Background: One of the serious problems in longer-size tracheal transplantation is infection or severe stenosis of the graft, probably caused by an inadequate blood supply even with omentopexy. For obtaining an appropriate blood supply, we experimentally developed a new technique that included removal of some cartilage rings of the graft and omentopexy.
Methods: Twenty-one adult mongrel dogs were used. In group A (n = 11), a nine-cartilage ring length of the trachea in which six of nine rings were removed, leaving one cartilage ring at each end of the graft and another in the center, was autotransplanted with omentopexy. Two artificial tracheal rings outside the graft were used for maintaining the lumen. In group B (n = 10), a nine-cartilage ring length of the trachea was autotransplanted with omentopexy.

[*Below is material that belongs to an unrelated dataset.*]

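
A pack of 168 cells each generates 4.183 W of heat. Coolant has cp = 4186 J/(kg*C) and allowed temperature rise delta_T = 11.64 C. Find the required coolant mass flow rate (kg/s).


Q_total = 168 * 4.183 = 702.74 W
m_dot = Q_total / (cp * dT) = 702.74 / (4186 * 11.64) = 0.01442 kg/s

0.01442 kg/s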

Results: In group A, all dogs survived until being sacrificed, whereas 5 group B dogs died of graft infection and mediastinitis (p<0.05 versus group A). Mucosal blood flow of the graft in group A was normal and higher than in group B (p<0.05). Grade of the graft stenosis at death or sacrifice was 14%+/-1% in group A and 58%+/-25% in group B (p<0.05).
Conclusions: Removal of some cartilage rings improved blood supply to the graft and resulted in satisfactory survival and nonsignificant tracheal stenosis in extended tracheal autotransplantation.